The secondary characters are played by some of Safran’s adult pupils. There will also be dancing during the interludes, and several musicians will follow the action of the play (Eugene Bold on violin, Claire Martin Mayeur on piano and Yassine Ayari on flute, with clarinet and drums also involved).
Behind the production is a French professional theatre company, Thunderbird Theatre, created by Safran in Paris in 1996.
The company has performed many shows in Paris and other parts of France.
Given that Safran is settled in Doha since 2007, the company has also performed several professional shows here with the support of the French Embassy and Total. Shows performed at the Qatar National Theatre include: The Bourgeois Gentleman, by Moliere (May 2012); Lifex3, by Yasmina Reza (May 2011); Family Resemblances, by Agnes Jaoui and Jean-Pierre Bacri (April 2011); Waiting for Godot, by Samuel Beckett (June 2009); Games on Stage, by Victor Haim (May 2008); and Talking Heads, by Alan Bennett (March 2008), which was also performed in Bahrain in 2010.

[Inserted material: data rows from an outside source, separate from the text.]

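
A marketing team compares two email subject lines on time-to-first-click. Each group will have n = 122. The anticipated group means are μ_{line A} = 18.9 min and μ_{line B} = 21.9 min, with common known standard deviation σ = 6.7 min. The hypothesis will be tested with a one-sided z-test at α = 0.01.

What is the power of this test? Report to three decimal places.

Power ≈ 0.879

Standardized effect: d = |μ_{line A} − μ_{line B}| / σ = |18.9 − 21.9| / 6.7 = 0.4478
Noncentrality parameter: δ = d·√(n/2) = 0.4478 × √(122/2) = 3.4971
Critical value for a one-sided test at α = 0.01: z_α = 2.326.
Power = Φ(δ − 2.326) = Φ(1.171) = 0.8792.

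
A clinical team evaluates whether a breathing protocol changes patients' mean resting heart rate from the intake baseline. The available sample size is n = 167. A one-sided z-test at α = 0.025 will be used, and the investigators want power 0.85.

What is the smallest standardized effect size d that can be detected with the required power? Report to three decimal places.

d ≈ 0.232

Need Φ(δ − 1.960) = 0.85, so δ = 1.960 + 1.036 = 2.996.
δ = d·√n ⇒ d = δ/√n = 2.996/√167 = 0.2319.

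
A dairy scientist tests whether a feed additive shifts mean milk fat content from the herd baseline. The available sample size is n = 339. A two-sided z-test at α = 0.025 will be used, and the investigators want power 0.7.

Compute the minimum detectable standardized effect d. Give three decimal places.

Required noncentrality: δ = z_{0.0125} + z_{0.30} = 2.241 + 0.524 = 2.766.
(Lower-tail contribution to power is negligible for δ > 0.)
δ = d·√n ⇒ d = δ/√n = 2.766/√339 = 0.1502.

d ≈ 0.150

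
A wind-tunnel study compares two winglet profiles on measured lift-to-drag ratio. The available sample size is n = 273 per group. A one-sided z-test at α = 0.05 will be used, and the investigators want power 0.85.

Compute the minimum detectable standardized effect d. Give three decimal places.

d ≈ 0.229

Required noncentrality: δ = z_{0.05} + z_{0.15} = 1.645 + 1.036 = 2.681.
δ = d·√(n/2) ⇒ d = δ/√(n/2) = 2.681/√(273/2) = 0.2295.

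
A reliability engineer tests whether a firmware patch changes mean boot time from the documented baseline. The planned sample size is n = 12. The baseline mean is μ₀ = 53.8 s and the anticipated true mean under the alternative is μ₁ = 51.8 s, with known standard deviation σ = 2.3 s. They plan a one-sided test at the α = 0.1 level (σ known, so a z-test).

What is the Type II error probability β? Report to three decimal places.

β ≈ 0.042

Standardized effect: d = |μ₁ − μ₀| / σ = |51.8 − 53.8| / 2.3 = 0.8696
Noncentrality parameter: δ = d·√n = 0.8696 × √12 = 3.0123
Critical value for a one-sided test at α = 0.1: z_α = 1.282.
Power = P(Z > 1.282 − δ) = Φ(1.731) = 0.9582.
Type II error: β = 1 − power = 1 − 0.9582 = 0.0418.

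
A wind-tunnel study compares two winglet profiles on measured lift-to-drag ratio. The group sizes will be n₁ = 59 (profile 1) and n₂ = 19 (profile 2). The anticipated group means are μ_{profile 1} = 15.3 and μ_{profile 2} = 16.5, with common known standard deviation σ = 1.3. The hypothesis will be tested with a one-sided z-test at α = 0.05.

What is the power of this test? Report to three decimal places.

Power ≈ 0.968

Standardized effect: d = |μ_{profile 1} − μ_{profile 2}| / σ = |15.3 − 16.5| / 1.3 = 0.9231
Noncentrality parameter: δ = d / √(1/n₁ + 1/n₂) = 0.9231 / √(1/59 + 1/19) = 3.4994
One-sided α = 0.05 → critical value z_{0.05} = 1.645.
Power = P(Z > 1.645 − δ) = Φ(1.855) = 0.9682.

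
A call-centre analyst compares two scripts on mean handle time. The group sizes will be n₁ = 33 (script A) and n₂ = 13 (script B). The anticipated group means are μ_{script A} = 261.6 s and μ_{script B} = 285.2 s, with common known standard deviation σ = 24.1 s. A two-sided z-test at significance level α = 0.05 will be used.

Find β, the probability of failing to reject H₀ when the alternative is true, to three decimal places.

Standardized effect: d = |μ_{script A} − μ_{script B}| / σ = |261.6 − 285.2| / 24.1 = 0.9793
Noncentrality parameter: δ = d / √(1/n₁ + 1/n₂) = 0.9793 / √(1/33 + 1/13) = 2.9905
Two-sided α = 0.05 → critical value z_{0.025} = 1.960.
Power = Φ(δ − 1.960) + Φ(−δ − 1.960) = Φ(1.031) + Φ(-4.950) = 0.8486 + 0.0000 = 0.8486.
Type II error: β = 1 − power = 1 − 0.8486 = 0.1514.

β ≈ 0.151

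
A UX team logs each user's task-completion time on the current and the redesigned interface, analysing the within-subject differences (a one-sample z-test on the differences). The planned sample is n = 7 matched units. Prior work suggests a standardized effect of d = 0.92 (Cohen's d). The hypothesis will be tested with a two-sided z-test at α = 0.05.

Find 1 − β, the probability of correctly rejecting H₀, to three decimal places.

Noncentrality parameter: δ = d·√n = 0.92 × √7 = 2.4341
Critical value for a two-sided test at α = 0.05: z_{α/2} = 1.960.
Power = Φ(δ − 1.960) + Φ(−δ − 1.960) = Φ(0.474) + Φ(-4.394) = 0.6823 + 0.0000 = 0.6823.

Power ≈ 0.682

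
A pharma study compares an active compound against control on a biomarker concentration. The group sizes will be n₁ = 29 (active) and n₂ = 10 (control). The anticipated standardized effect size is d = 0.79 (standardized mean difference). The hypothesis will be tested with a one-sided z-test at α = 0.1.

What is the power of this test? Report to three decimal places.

Noncentrality parameter: δ = d / √(1/n₁ + 1/n₂) = 0.79 / √(1/29 + 1/10) = 2.1542
One-sided α = 0.1 → critical value z_{0.1} = 1.282.
Power = P(Z > 1.282 − δ) = Φ(0.873) = 0.8086.

Power ≈ 0.809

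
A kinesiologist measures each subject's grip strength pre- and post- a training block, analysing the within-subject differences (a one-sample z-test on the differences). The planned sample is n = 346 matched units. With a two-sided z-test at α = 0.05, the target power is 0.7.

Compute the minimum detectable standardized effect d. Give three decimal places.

Required noncentrality: δ = z_{0.025} + z_{0.30} = 1.960 + 0.524 = 2.484.
(Lower-tail contribution to power is negligible for δ > 0.)
δ = d·√n ⇒ d = δ/√n = 2.484/√346 = 0.1336.

d ≈ 0.134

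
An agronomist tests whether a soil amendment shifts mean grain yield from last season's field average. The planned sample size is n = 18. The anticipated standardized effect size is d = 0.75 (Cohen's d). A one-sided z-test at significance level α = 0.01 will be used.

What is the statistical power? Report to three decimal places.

Noncentrality parameter: δ = d·√n = 0.75 × √18 = 3.1820
One-sided α = 0.01 → critical value z_{0.01} = 2.326.
Power = Φ(δ − 2.326) = Φ(0.856) = 0.8039.

Power ≈ 0.804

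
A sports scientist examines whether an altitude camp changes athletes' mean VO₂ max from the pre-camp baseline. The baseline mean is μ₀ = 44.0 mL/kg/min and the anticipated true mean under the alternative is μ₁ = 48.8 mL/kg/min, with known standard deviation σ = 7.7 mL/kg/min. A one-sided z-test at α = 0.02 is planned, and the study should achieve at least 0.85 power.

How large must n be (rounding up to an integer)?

n = 25

Standardized effect: d = |μ₁ − μ₀| / σ = |48.8 − 44.0| / 7.7 = 0.6234
For power 0.85 need Φ(δ − z_{0.02}) = 0.85, so δ = z_{0.02} + z_{0.15} = 2.054 + 1.036 = 3.090.
δ = d·√n ⇒ n = (δ/d)² = (3.090 / 0.6234)² = 24.57.
Rounding up, n = 25.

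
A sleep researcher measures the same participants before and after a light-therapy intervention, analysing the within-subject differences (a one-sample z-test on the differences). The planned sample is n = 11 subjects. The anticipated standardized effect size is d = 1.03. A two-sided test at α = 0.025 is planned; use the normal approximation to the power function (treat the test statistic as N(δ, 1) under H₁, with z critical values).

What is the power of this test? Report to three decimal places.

Noncentrality parameter: λ = d·√n = 1.03 × √11 = 3.4161
Critical value for a two-sided test at α = 0.025: z_{α/2} = 2.241.
Power = Φ(λ − 2.241) + Φ(−λ − 2.241) = Φ(1.175) + Φ(-5.658) = 0.8799 + 0.0000 = 0.8799.

Power ≈ 0.880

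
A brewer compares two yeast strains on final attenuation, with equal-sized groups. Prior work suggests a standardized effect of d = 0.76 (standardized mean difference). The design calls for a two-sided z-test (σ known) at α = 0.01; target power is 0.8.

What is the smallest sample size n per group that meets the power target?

n = 41 per group

For power 0.8 need Φ(δ − z_{0.005}) = 0.8, so δ = z_{0.005} + z_{0.20} = 2.576 + 0.842 = 3.417.
(Ignoring the negligible lower-tail rejection probability gives the usual closed-form inversion.)
δ = d·√(n/2) ⇒ n = 2(δ/d)² = 2 × (3.417 / 0.76)² = 40.44.
Round up to the next whole unit.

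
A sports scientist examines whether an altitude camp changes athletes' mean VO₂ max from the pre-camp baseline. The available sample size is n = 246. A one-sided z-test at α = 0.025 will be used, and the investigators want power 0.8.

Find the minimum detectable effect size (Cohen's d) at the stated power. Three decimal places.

d ≈ 0.179

Need Φ(δ − 1.960) = 0.8, so δ = 1.960 + 0.842 = 2.802.
δ = d·√n ⇒ d = δ/√n = 2.802/√246 = 0.1786.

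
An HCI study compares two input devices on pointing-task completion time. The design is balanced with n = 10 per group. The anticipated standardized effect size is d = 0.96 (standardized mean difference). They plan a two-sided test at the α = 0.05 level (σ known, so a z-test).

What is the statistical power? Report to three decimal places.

Power ≈ 0.574

Noncentrality parameter: δ = d·√(n/2) = 0.96 × √(10/2) = 2.1466
Critical value for a two-sided test at α = 0.05: z_{α/2} = 1.960.
Power = Φ(δ − 1.960) + Φ(−δ − 1.960) = Φ(0.187) + Φ(-4.107) = 0.5740 + 0.0000 = 0.5741.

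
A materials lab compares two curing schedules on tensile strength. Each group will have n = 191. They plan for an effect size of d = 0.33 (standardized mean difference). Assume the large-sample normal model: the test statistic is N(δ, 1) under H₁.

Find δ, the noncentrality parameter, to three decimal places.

The noncentrality parameter scales effect size by the design's sample-size factor: δ = d·√(n/2) = 0.33 × √(191/2) = 3.2249

δ ≈ 3.225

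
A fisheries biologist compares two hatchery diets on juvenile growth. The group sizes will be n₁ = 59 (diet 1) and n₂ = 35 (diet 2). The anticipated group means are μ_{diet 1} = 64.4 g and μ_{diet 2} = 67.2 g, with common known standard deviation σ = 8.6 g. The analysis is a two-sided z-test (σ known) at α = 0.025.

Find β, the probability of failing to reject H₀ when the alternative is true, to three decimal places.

Standardized effect: d = |μ_{diet 1} − μ_{diet 2}| / σ = |64.4 − 67.2| / 8.6 = 0.3256
Noncentrality parameter: δ = d / √(1/n₁ + 1/n₂) = 0.3256 / √(1/59 + 1/35) = 1.5260
Two-sided α = 0.025 → critical value z_{0.0125} = 2.241.
Power = Φ(δ − 2.241) + Φ(−δ − 2.241) = Φ(-0.715) + Φ(-3.767) = 0.2372 + 0.0001 = 0.2373.
Type II error: β = 1 − power = 1 − 0.2373 = 0.7627.

β ≈ 0.763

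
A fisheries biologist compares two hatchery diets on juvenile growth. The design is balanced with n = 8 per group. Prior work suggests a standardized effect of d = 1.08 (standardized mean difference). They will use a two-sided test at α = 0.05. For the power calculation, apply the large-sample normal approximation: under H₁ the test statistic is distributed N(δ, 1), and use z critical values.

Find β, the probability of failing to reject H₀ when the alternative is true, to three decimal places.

Noncentrality parameter: δ = d·√(n/2) = 1.08 × √(8/2) = 2.1600
Critical value for a two-sided test at α = 0.05: z_{α/2} = 1.960.
Power = Φ(δ − 1.960) + Φ(−δ − 1.960) = Φ(0.200) + Φ(-4.120) = 0.5793 + 0.0000 = 0.5793.
Type II error: β = 1 − power = 1 − 0.5793 = 0.4207.

β ≈ 0.421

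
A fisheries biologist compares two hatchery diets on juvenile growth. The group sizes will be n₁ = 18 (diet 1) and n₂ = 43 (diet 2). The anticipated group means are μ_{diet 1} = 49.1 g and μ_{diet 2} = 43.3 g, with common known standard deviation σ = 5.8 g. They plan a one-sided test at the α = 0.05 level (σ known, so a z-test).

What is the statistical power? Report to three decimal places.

Standardized effect: d = |μ_{diet 1} − μ_{diet 2}| / σ = |49.1 − 43.3| / 5.8 = 1.0000
Noncentrality parameter: δ = d / √(1/n₁ + 1/n₂) = 1.0000 / √(1/18 + 1/43) = 3.5621
One-sided α = 0.05 → critical value z_{0.05} = 1.645.
Power = Φ(δ − 1.645) = Φ(1.917) = 0.9724.

Power ≈ 0.972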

Written in 1899, The Lady from Maxim’s is one Feydeau’s most popular and famous comedies. In the play, a whirlwind of cowardly and dazed characters, stuck in their lies, are pulled by quid pro quos into a dramatic turn of events that make them run forward, unbridled and absurd.
The play begins the day after a party, when Doctor Petypon is found asleep under his sofa, with an unknown woman in his medical office. Petypon tries to get rid of her by all means, despite his wife always coming in the way and his uncle, a general, arriving from Africa. The lady from Maxim’s is quiet unpredictable. She takes advantage of the situation to enter high society and create some trouble.
At Qatar National Theatre, said Safran, “the stage direction will try to emphasise this hysteria into absurdity and fantasy, in which the characters will become comic puppets, like heroes of the silent movies. Music and dance will provide rhythm to this playful and joyful theatre.”
Thunderbird Theatre, which came to Qatar recently, always performs contemporary shows and tries to choose plays where relationships are ambiguous and crazy, with elements of the absurd and comic (from Goldoni to Beckett).
Ultimately, the stage direction of Safran tries to explain contemporary topics lucidly and with a certain sense of humour. She also gives great importance to the sensibility and the involvement of the artist with his body, while stage designers and musicians collaborate to create a delicate and sensitive atmosphere.